Common Tody-Flycatcher (Todirostrum cinereum): Espatulilla común; Gelbbauch-Spateltyrann; Todirostre commun
I think that in every garden in Costa Rica below around 1600 m you will find this dainty, tail-wagging little bird. Plumage is black above and lemon-yellow below, while the white eye stands out against its dark face. Here locally I’ve recorded it up as high as Calle Vargas, though it is absent from the higher slopes of the Turrialba Volcano. The bird pictured below appears to have been collecting nesting material and I can usually locate at least one nest in my garden each year.

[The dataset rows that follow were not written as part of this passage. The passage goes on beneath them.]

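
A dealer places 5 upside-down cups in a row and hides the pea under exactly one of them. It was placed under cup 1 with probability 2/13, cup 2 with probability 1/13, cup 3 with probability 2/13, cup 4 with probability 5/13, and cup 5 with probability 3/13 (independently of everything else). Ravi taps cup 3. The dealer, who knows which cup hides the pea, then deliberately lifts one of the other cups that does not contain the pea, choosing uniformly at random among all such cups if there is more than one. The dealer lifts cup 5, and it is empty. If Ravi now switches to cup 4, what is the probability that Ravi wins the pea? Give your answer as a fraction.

10/19

Condition on the true location of the pea.
If it is under cup 1 (prior 2/13): the dealer has 3 equally likely choices, so probability 1/3; weight (2/13)·(1/3) = 2/39.
If it is under cup 2 (prior 1/13): the dealer has 3 equally likely choices, so probability 1/3; weight (1/13)·(1/3) = 1/39.
If it is under cup 3 (prior 2/13): the dealer has 4 equally likely choices, so probability 1/4; weight (2/13)·(1/4) = 1/26.
If it is under cup 4 (prior 5/13): the dealer has 3 equally likely choices, so probability 1/3; weight (5/13)·(1/3) = 5/39.
If it is under cup 5 (prior 3/13): the dealer opened cup 5, so this case is ruled out; weight (3/13)·0 = 0.
The weights sum to 19/78.
So P(the pea under cup 4 | the dealer opened cup 5) = (5/39) / (19/78) = 10/19.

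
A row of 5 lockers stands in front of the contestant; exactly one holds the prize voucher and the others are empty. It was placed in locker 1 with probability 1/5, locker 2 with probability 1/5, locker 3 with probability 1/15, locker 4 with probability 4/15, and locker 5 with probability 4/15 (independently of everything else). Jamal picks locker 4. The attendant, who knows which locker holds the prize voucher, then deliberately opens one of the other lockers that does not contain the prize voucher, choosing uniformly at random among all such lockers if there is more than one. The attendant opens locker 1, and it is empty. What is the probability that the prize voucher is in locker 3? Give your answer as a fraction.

Consider each possible location of the prize voucher in turn.
If it is in locker 1 (prior 1/5): the attendant opened locker 1, so this case is ruled out; weight (1/5)·0 = 0.
If it is in locker 2 (prior 1/5): the attendant has 3 equally likely choices, so probability 1/3; weight (1/5)·(1/3) = 1/15.
If it is in locker 3 (prior 1/15): the attendant has 3 equally likely choices, so probability 1/3; weight (1/15)·(1/3) = 1/45.
If it is in locker 4 (prior 4/15): the attendant has 4 equally likely choices, so probability 1/4; weight (4/15)·(1/4) = 1/15.
If it is in locker 5 (prior 4/15): the attendant has 3 equally likely choices, so probability 1/3; weight (4/15)·(1/3) = 4/45.
The weights sum to 11/45.
So P(the prize voucher in locker 3 | the attendant opened locker 1) = (1/45) / (11/45) = 1/11.

1/11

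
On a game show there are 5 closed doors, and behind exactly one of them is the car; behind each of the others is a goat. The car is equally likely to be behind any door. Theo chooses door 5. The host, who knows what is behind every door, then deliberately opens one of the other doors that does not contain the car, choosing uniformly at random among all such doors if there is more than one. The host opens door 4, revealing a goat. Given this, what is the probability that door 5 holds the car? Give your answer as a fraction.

Apply Bayes' rule, conditioning on where the car actually is.
If it is behind any of doors 1, 2, and 3 (prior 1/5 each): the host has 3 equally likely choices, so probability 1/3; weight (1/5)·(1/3) = 1/15 each.
If it is behind door 4 (prior 1/5): the host opened door 4, so this case is ruled out; weight (1/5)·0 = 0.
If it is behind door 5 (prior 1/5): the host has 4 equally likely choices, so probability 1/4; weight (1/5)·(1/4) = 1/20.
The weights sum to 1/4.
So P(the car behind door 5 | the host opened door 4) = (1/20) / (1/4) = 1/5.

1/5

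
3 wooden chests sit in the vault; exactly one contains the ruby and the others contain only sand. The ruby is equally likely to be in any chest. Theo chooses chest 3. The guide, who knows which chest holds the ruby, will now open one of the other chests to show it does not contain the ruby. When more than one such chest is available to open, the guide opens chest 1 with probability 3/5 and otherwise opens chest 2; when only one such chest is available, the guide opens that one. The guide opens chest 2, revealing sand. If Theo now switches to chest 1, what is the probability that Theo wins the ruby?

Apply Bayes' rule, conditioning on where the ruby actually is.
If it is in chest 1 (prior 1/3): only chest 2 is available, probability 1; weight (1/3)·1 = 1/3.
If it is in chest 2 (prior 1/3): the guide opened chest 2, so this case is ruled out; weight (1/3)·0 = 0.
If it is in chest 3 (prior 1/3): chest 1 is available but not opened, probability 2/5; weight (1/3)·(2/5) = 2/15.
The weights sum to 7/15.
So P(the ruby in chest 1 | the guide opened chest 2) = (1/3) / (7/15) = 5/7.

5/7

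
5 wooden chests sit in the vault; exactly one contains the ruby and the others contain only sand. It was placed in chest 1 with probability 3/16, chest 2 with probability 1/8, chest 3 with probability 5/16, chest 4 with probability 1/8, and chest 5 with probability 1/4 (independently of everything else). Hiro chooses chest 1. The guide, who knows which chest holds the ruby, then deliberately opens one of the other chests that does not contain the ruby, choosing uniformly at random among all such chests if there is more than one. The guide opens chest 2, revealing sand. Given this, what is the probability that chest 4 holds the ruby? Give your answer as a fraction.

Apply Bayes' rule, conditioning on where the ruby actually is.
If it is in chest 1 (prior 3/16): the guide has 4 equally likely choices, so probability 1/4; weight (3/16)·(1/4) = 3/64.
If it is in chest 2 (prior 1/8): the guide opened chest 2, so this case is ruled out; weight (1/8)·0 = 0.
If it is in chest 3 (prior 5/16): the guide has 3 equally likely choices, so probability 1/3; weight (5/16)·(1/3) = 5/48.
If it is in chest 4 (prior 1/8): the guide has 3 equally likely choices, so probability 1/3; weight (1/8)·(1/3) = 1/24.
If it is in chest 5 (prior 1/4): the guide has 3 equally likely choices, so probability 1/3; weight (1/4)·(1/3) = 1/12.
The weights sum to 53/192.
So P(the ruby in chest 4 | the guide opened chest 2) = (1/24) / (53/192) = 8/53.

8/53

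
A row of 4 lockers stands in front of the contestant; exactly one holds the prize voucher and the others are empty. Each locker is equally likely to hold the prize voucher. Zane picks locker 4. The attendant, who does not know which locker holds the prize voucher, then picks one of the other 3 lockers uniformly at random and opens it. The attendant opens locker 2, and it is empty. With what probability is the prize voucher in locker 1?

1/3

Apply Bayes' rule, conditioning on where the prize voucher actually is.
If it is in any of lockers 1, 3, and 4 (prior 1/4 each): the attendant picks locker 2 with probability 1/3 regardless, and it is not the prize; weight (1/4)·(1/3) = 1/12 each.
If it is in locker 2 (prior 1/4): the attendant opened locker 2, so this case is ruled out; weight (1/4)·0 = 0.
The weights sum to 1/4.
So P(the prize voucher in locker 1 | the attendant opened locker 2) = (1/12) / (1/4) = 1/3.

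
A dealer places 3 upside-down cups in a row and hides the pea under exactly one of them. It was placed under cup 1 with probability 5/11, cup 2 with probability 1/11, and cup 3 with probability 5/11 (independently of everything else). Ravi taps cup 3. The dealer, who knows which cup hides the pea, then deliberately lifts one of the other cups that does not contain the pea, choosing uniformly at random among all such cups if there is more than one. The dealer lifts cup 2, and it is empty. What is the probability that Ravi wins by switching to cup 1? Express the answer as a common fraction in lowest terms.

Apply Bayes' rule, conditioning on where the pea actually is.
If it is under cup 1 (prior 5/11): the dealer has no choice, probability 1; weight (5/11)·1 = 5/11.
If it is under cup 2 (prior 1/11): the dealer opened cup 2, so this case is ruled out; weight (1/11)·0 = 0.
If it is under cup 3 (prior 5/11): the dealer has 2 equally likely choices, so probability 1/2; weight (5/11)·(1/2) = 5/22.
The weights sum to 15/22.
So P(the pea under cup 1 | the dealer opened cup 2) = (5/11) / (15/22) = 2/3.

2/3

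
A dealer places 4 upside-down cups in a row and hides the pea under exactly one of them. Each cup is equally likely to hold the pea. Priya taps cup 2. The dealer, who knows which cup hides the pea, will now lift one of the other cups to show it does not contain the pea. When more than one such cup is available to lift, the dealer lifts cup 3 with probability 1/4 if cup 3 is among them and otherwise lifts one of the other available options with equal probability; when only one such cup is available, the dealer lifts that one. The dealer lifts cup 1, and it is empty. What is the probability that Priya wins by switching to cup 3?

4/13

Consider each possible location of the pea in turn.
If it is under cup 1 (prior 1/4): the dealer opened cup 1, so this case is ruled out; weight (1/4)·0 = 0.
If it is under cup 2 (prior 1/4): cup 3 is available but not opened; cup 1 gets probability (1 − 1/4)/2 = 3/8; weight (1/4)·(3/8) = 3/32.
If it is under cup 3 (prior 1/4): cup 3 holds the prize so is unavailable; the dealer chooses uniformly among the 2 others, probability 1/2; weight (1/4)·(1/2) = 1/8.
If it is under cup 4 (prior 1/4): cup 3 is available but not opened, probability 3/4; weight (1/4)·(3/4) = 3/16.
The weights sum to 13/32.
So P(the pea under cup 3 | the dealer opened cup 1) = (1/8) / (13/32) = 4/13.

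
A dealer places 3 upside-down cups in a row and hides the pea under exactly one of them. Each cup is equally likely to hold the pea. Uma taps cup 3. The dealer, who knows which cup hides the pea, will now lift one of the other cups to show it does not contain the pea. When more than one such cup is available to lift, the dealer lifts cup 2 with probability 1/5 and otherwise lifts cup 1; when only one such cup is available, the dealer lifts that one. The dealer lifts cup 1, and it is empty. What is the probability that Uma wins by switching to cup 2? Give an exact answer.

5/9

Consider each possible location of the pea in turn.
If it is under cup 1 (prior 1/3): the dealer opened cup 1, so this case is ruled out; weight (1/3)·0 = 0.
If it is under cup 2 (prior 1/3): only cup 1 is available, probability 1; weight (1/3)·1 = 1/3.
If it is under cup 3 (prior 1/3): cup 2 is available but not opened, probability 4/5; weight (1/3)·(4/5) = 4/15.
The weights sum to 3/5.
So P(the pea under cup 2 | the dealer opened cup 1) = (1/3) / (3/5) = 5/9.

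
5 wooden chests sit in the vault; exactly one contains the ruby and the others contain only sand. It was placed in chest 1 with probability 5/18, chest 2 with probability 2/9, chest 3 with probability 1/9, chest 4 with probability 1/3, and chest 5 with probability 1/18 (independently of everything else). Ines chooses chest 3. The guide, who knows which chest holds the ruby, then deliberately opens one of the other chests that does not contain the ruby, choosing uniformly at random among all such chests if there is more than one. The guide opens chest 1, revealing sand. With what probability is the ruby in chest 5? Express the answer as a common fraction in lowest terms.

2/25

Apply Bayes' rule, conditioning on where the ruby actually is.
If it is in chest 1 (prior 5/18): the guide opened chest 1, so this case is ruled out; weight (5/18)·0 = 0.
If it is in chest 2 (prior 2/9): the guide has 3 equally likely choices, so probability 1/3; weight (2/9)·(1/3) = 2/27.
If it is in chest 3 (prior 1/9): the guide has 4 equally likely choices, so probability 1/4; weight (1/9)·(1/4) = 1/36.
If it is in chest 4 (prior 1/3): the guide has 3 equally likely choices, so probability 1/3; weight (1/3)·(1/3) = 1/9.
If it is in chest 5 (prior 1/18): the guide has 3 equally likely choices, so probability 1/3; weight (1/18)·(1/3) = 1/54.
The weights sum to 25/108.
So P(the ruby in chest 5 | the guide opened chest 1) = (1/54) / (25/108) = 2/25.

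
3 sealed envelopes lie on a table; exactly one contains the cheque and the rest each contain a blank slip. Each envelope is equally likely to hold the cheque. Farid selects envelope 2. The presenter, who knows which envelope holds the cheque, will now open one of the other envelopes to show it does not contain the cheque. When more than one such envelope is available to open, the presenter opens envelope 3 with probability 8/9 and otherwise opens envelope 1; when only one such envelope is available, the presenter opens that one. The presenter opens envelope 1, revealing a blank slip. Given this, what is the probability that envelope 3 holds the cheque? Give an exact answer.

Apply Bayes' rule, conditioning on where the cheque actually is.
If it is in envelope 1 (prior 1/3): the presenter opened envelope 1, so this case is ruled out; weight (1/3)·0 = 0.
If it is in envelope 2 (prior 1/3): envelope 3 is available but not opened, probability 1/9; weight (1/3)·(1/9) = 1/27.
If it is in envelope 3 (prior 1/3): only envelope 1 is available, probability 1; weight (1/3)·1 = 1/3.
The weights sum to 10/27.
So P(the cheque in envelope 3 | the presenter opened envelope 1) = (1/3) / (10/27) = 9/10.

9/10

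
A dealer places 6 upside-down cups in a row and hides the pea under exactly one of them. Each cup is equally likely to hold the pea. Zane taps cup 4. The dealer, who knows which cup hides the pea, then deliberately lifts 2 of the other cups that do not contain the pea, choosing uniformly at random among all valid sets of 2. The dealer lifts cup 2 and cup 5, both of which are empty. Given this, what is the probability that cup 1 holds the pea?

5/18

Consider each possible location of the pea in turn.
If it is under any of cups 1, 3, and 6 (prior 1/6 each): the dealer has 6 equally likely choices, so probability 1/6; weight (1/6)·(1/6) = 1/36 each.
If it is under either of cups 2 and 5 (prior 1/6 each): that cup was opened and seen not to hold the prize — ruled out; weight (1/6)·0 = 0 each.
If it is under cup 4 (prior 1/6): the dealer has 10 equally likely choices, so probability 1/10; weight (1/6)·(1/10) = 1/60.
The weights sum to 1/10.
So P(the pea under cup 1 | the dealer opened cup 2 and cup 5) = (1/36) / (1/10) = 5/18.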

This is a tiny bird less than 4 inches in length but it looks relatively big-headed and the bill, which gives it its Spanish name of espatulilla (‘little spatula’), is long and flat. The throat is yellow and a close view reveals what look like fine whiskers:
Another very similar species also in our area is the Black-headed Tody-Flycatcher (Todirostrum nigriceps), but this bird has a white throat and a dark eye and the black head contrasts with its olive back. It frequents tree tops in forested areas but is much less common and is not easy to locate. Common Tody-Flycatchers are usually found in pairs, and on adult birds the bright eye stands out against the dark face:
Here’s the pair, standing guard:
The nesting pouch of the Common Tody-Flycatcher tends to be long and sometimes straggly. The birds enter the nest from a side entrance, as seen below:
The repetitious clicking sound of its calls often betrays its presence. Listen and look carefully for its light, fluttery flight and you’re sure to find it wherever your Costa Rican visit takes you.